When five police officers were shot and killed in Dallas on Thursday, with seven others wounded, the sniper fire threatened to leave another casualty: the campaign to reform policing, sentencing and other criminal justice practices, according to interviews with advocates, experts, and law enforcement officials.

In the world of criminal justice, pushes for change can be diverted or stalled by major news events. In recent days, the shooting of two black men by police — captured on video — mobilized demonstrations across the country, demanding police be held more accountable for violent encounters with black civilians. But the sniper killings of five officers in Dallas seems to have stiffened the opposition to reforms.
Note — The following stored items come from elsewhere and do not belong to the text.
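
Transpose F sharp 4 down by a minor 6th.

A sharp 3

The sixth takes the letter from F down to A.
A minor sixth is 8 semitones; 8 semitones down from F#4 gives A#3.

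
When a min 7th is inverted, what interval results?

M2

Inverted interval numbers add to nine, so a seventh pairs with a second (7 + 2 = 9).
And minor becomes major under inversion, so we get a major second.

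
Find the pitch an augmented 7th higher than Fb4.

E5

Seven letter names up from F: E.
Moving 12 semitones up from Fb4 (the size of an augmented seventh) reaches E5.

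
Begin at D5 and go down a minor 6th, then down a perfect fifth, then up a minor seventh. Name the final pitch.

D5 down a minor sixth → F#4 (8 semitones).
Down a perfect fifth from F#4: B3 (7 semitones down).
Up a minor seventh from B3: A4 (10 semitones up).

A4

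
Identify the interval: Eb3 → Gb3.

E to G spans three letter names (E-F-G): a third.
Eb3 to Gb3 is 3 semitones, a half step short of the major third (4), so this is minor.

m3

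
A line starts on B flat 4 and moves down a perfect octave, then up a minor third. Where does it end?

Bb4 down a perfect octave → Bb3 (12 semitones).
A minor third up from Bb3 is Db4.

D flat 4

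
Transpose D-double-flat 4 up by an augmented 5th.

A-flat 4

Five letter names up from D: A.
Moving 8 semitones up from Dbb4 (the size of an augmented fifth) reaches Ab4.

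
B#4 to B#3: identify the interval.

perfect octave

Descending from B#4 to B#3 is the same interval as ascending B#3 to B#4.
B to B is the same letter name, plus an octave — that makes it an octave of some quality.
B#3 to B#4 is 12 semitones, matching the perfect octave exactly, so the quality is perfect.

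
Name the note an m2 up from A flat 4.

B double-flat 4

Counting two letter names up from A lands on B.
A minor second spans 1 semitone, so from Ab4 the target pitch is Bbb4.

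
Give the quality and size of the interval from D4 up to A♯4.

D to A spans five letter names (D-E-F-G-A): a fifth.
D4 to A#4 spans 8 semitones — one semitone wider than the perfect fifth (7) — giving an augmented fifth.

augmented fifth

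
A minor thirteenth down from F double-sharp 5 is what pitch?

Counting six letter names plus an octave down from F lands on A.
A minor thirteenth spans 20 semitones, so from F##5 the target pitch is A##3.

A double-sharp 3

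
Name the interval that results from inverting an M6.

m3

The rule of nine gives the new number: 9 − 6 = 3, so a sixth becomes a third.
And major becomes minor under inversion, so we get a minor third.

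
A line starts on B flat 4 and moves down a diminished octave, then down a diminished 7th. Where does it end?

Down a diminished octave from Bb4: B3 (11 semitones down).
Down a diminished seventh from B3: C##3 (9 semitones down).

C double-sharp 3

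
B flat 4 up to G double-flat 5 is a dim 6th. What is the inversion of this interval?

augmented third

Interval numbers invert to sum to nine: 6 + 3 = 9, so a sixth inverts to a third.
And diminished becomes augmented under inversion, so we get an augmented third.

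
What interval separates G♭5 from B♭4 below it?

Descending from Gb5 to Bb4 is the same interval as ascending Bb4 to Gb5.
B to G spans six letter names (B-C-D-E-F-G), so the interval is some kind of sixth.
A major sixth would be 9 semitones, but Bb4 to Gb5 is 8 — one semitone narrower, making it a minor sixth.

minor sixth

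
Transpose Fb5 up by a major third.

The third takes the letter from F up to A.
Moving 4 semitones up from Fb5 (the size of a major third) reaches Ab5.

Ab5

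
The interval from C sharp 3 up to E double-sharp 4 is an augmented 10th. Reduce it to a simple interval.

Take out an octave (7 from the number): 10 − 7 = 3.
That makes an augmented tenth a compound augmented third — an octave plus an augmented third.

augmented 3rd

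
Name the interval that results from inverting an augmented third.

The rule of nine gives the new number: 9 − 3 = 6, so a third becomes a sixth.
Quality inverts too: augmented becomes diminished. That makes the inversion a diminished sixth.

diminished 6th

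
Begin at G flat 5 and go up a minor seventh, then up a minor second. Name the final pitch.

Gb5 up a minor seventh → Fb6 (10 semitones).
Fb6 up a minor second → Gbb6 (1 semitone).

G double-flat 6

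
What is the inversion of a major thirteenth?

First reduce the compound major thirteenth to its simple form, a major sixth.
Interval numbers invert to sum to nine: 6 + 3 = 9, so a sixth inverts to a third.
Quality inverts too: major becomes minor. That makes the inversion a minor third.

m3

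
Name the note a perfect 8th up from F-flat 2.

An octave keeps the letter name F, an octave up from F.
A perfect octave spans 12 semitones, so from Fb2 the target pitch is Fb3.

F-flat 3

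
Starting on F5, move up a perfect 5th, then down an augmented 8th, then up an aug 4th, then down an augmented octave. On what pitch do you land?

F5 up a perfect fifth → C6 (7 semitones).
C6 down an augmented octave → Cb5 (13 semitones).
Cb5 up an augmented fourth → F5 (6 semitones).
Down an augmented octave from F5: Fb4 (13 semitones down).

Fb4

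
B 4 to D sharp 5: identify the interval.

B to D spans three letter names (B-C-D) — that makes it a third of some quality.
The major third spans 4 semitones, and B4 to D#5 is exactly 4 semitones — so this is a major third.

major 3rd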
With legislation to reduce prison terms for some crimes stalled by election-year politics and efforts to repair police-community relations moving slowly, leaders across the political spectrum are watching to see if such efforts can survive this heated moment.

“Police reform is not dead,” insisted Laurie O. Robinson, co-chair of the White House Task Force on 21st Century Policing and a former assistant attorney general in the Obama and Clinton administrations. The task force, which was created following the shooting of Michael Brown in Ferguson two years ago, urges departments to encourage officers to act more like “guardians” and less like “warriors,” particularly in communities of color. “Building, or rebuilding that trust — that is the question,” Robinson said. “I am an optimist. And I believe that it can be done. But it’s going to take some very hard work. And that has to happen on the ground, it can’t be imposed from the outside.”

Her optimism was echoed by prosecutors and police leaders working with the administration. “Times like these remind us that it’s a vital relationship that we have to have with our communities,” said Ronal Serpas, a criminology professor who has headed police departments in New Orleans and Nashville, and now chairs Law Enforcement Leaders to Reduce Crime and Incarceration. “Things have to evolve…Thirty years ago, when I started as a police officer, under the law you could shoot at a fleeing felon, and that changed in 1985.”



“It is a tragic part when people lose their lives, but we should learn from that,” Serpas said. “We should never lose the opportunity to learn. Learn more about de-escalation techniques. Learn more about mental health issues.”

But police advocates — particularly those who believe that local elected leaders have failed to adequately fund police training — see in Dallas evidence that the high-minded efforts were doomed from the start. Reform has “been DOA for generations,” said James Pasco, executive director of the National Fraternal Order of Police, the lobbyist arm for police unions across the country. Police are being handed the community’s problems with “rotting infrastructure,” and “a lack of economic opportunities, and poor educational and mental health systems,” he said.

On the other hand, Jonathan Smith, who under Obama led Justice Department investigations of police departments in Ferguson, Seattle, and Cleveland, saw in the week’s events a sign that changes to policing had not gone far enough. “What we are seeing in the departments who have responded are cosmetic changes,” he said. “The movement is getting frustrated.” Between the deaths of Alton Sterling, Philando Castile, and the five Dallas police officers, Smith said, “we are at a crossroads — unless we take seriously, in this moment, that something has to change, there will continue to be a growing hostility between communities of color and police departments.”